Wellpath, the company contracted to step in as emergency managers of the Alaska Psychiatric Institute, has hired four new psychiatrists.

Two are full-time, one works part time, and the fourth is a temporary. All are licensed in Alaska, said Jeremy Barr, divisional president with Wellpath.

“The first psychiatrist has already started at API with the other three scheduled to start in the next 10 days. Additionally, we had significant representation at this past weekend’s Alaska Psychiatric Association conference in Girdwood and are continuing to recruit for qualified professionals,” he said.

In February, Wellpath was tasked by the Department of Health and Social Services to assume management of API, after the facility was on the verge of being decertified due to myriad management problems that worsened under the Walker Administration.

Two psychiatrists were released in December, but have sued to get their jobs back, saying they were terminated because they refused to take an oath of loyalty.

Another psychiatrist has said she will be leaving in May.

The hiring of the four new psychiatrists contradicts what Rep. Zack Fields said in House Health and Social Services committee last week, when he claimed that Wellpath was hemorrhaging psychiatrists.

He has introduced HB 86 to prevent private management of API.

Meanwhile, the Alaska Mental Health Trust has awarded the State $150,000 to deal with the backlog of people who are in jail because they area waiting for psychiatric evaluations.

Some 45 Trust beneficiaries are in a Department of Corrections facility waiting for evaluations, and with the funds the State may be able to get through the backlog by mid-May.

API has numerous safety and capacity issues that have arisen in the facility, which is currently only half full, and yet doesn’t have room to admit patients who need care.


  1. From the looks of this article….The Dunleavy decision is really short on good sense. Wellpath needs to go!!! The Alaska Psychiatry group has no experts in them at this time or ever. The real experts are in the Seattle area and have been for over a hundred years. That is where research, national and international psychiatrists locate to work together. We have no experts here in the state. Dunleavy is really behind the eight ball on the federal reports and should take Walker to task over the serious problems at API. The Mental Health Trust is hiding a lot when they are so eager to have “anyone” or “any organization” such as this prison group take control. Dunleavy is really short on good sense and good decisions here. The people in API do not deserve what they are going to get with Dunleavy’s poor decision on this. The people of the state and city need to speak up and not let this stand.

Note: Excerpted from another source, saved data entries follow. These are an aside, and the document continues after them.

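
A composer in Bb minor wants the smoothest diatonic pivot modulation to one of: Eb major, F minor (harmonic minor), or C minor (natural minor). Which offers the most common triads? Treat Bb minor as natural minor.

Triads of Bb minor (natural minor): Bb minor (i), C diminished (ii°), Db major (III), Eb minor (iv), F minor (v), Gb major (VI), Ab major (VII).
Eb major shares 2: Fm, Ab.
F minor (harmonic minor) shares 3: Bbm, Db, Fm.
C minor (natural minor) shares 2: Fm, Ab.
The most common triads (3) are shared with F minor.

F minor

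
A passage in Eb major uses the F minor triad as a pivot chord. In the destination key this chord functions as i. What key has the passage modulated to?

The numeral i denotes a minor triad on scale degree 1. With F on degree 1, the tonic of the new key is F.
Degree 1 carries a minor triad in minor keys, so the destination is F minor.
Check: the diatonic triads of F minor (natural minor) are Fm (i), Gdim (ii°), Ab (III), Bbm (iv), Cm (v), Db (VI), Eb (VII) — F minor is indeed i.

F minor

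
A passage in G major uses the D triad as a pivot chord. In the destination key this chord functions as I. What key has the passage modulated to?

The numeral I denotes a major triad on scale degree 1. With D on degree 1, the tonic of the new key is D.
Degree 1 carries a major triad in major keys, so the destination is D major.
Check: the diatonic triads of D major are D (I), Em (ii), F#m (iii), G (IV), A (V), Bm (vi), C#dim (vii°) — D is indeed I.

D major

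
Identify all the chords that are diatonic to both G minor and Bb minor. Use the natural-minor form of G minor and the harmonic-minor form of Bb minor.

Triads in G minor (natural minor): Gm (i), Adim (ii°), Bb (III), Cm (iv), Dm (v), Eb (VI), F (VII).
Triads in Bb minor (harmonic minor): Bbm (i), Cdim (ii°), Dbaug (III+), Ebm (iv), F (V), Gb (VI), Adim (vii°).
Shared triads with their functions: Adim (ii° in G minor, vii° in Bb minor); F (VII in G minor, V in Bb minor).

Adim, F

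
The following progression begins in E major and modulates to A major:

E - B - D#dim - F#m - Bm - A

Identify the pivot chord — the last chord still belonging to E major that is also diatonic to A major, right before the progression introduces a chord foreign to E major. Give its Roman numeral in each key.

Chords diatonic to E major: E, F#m, G#m, A, B, C#m, D#dim.
Reading the progression, the first chord not in that set is Bm, so the modulation leaves E major there.
The chord immediately before Bm is F#m, which is diatonic to both keys: ii in E major and vi in A major.

F#m — ii in E major, vi in A major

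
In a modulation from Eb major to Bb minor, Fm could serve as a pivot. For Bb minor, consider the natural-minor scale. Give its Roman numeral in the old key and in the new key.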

  2. Has Byron Mallott checked out of API yet? Group therapy sessions for THAT kind of sexual misbehavior tends to be long-lasting.

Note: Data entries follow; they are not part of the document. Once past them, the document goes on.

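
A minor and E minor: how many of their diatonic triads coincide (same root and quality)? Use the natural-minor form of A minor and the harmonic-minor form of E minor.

Diatonic triads of A minor (natural minor): A minor (i), B diminished (ii°), C major (III), D minor (iv), E minor (v), F major (VI), G major (VII).
Diatonic triads of E minor (harmonic minor): E minor (i), F# diminished (ii°), G augmented (III+), A minor (iv), B major (V), C major (VI), D# diminished (vii°).
Matching root and quality in both lists: A minor, C major, E minor.
That gives 3 common triads.

3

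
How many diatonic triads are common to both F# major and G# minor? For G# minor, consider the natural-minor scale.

4

Diatonic triads of F# major: F# major (I), G# minor (ii), A# minor (iii), B major (IV), C# major (V), D# minor (vi), E# diminished (vii°).
Diatonic triads of G# minor (natural minor): G# minor (i), A# diminished (ii°), B major (III), C# minor (iv), D# minor (v), E major (VI), F# major (VII).
Matching root and quality in both lists: F# major, G# minor, B major, D# minor.
That gives 4 common triads.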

  3. When did they get asked to give an oath of loyalty S.? That definitely is wavering towards cult agendas.

    • There is no loyalty oath. Dunleavy simply asked the exempt workers to submit their resignations, and then express their desire if they wish to continue working for the Dunleavy Administration and be considered for continuation.

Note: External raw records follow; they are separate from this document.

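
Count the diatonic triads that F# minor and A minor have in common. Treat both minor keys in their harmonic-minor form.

1

Diatonic triads of F# minor (harmonic minor): F#m (i), G#dim (ii°), Aaug (III+), Bm (iv), C# (V), D (VI), E#dim (vii°).
Diatonic triads of A minor (harmonic minor): Am (i), Bdim (ii°), Caug (III+), Dm (iv), E (V), F (VI), G#dim (vii°).
Matching root and quality in both lists: G#dim.
That gives 1 common triad.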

  4. Oh look – Wellpath just hired Blanford back. How come you’re not reporting this? How much did Dunleavy’s loyalty pledge stunt cost the state? What a joke.

    • Yep! And the director Brodie, under Call, in charge of managing Medicaid and Health Care Facility Licensing and Certification, is out as of yesterday. Curious I can’t find this information on ADN today. I get why it’s not here, and starting to get why not ADN.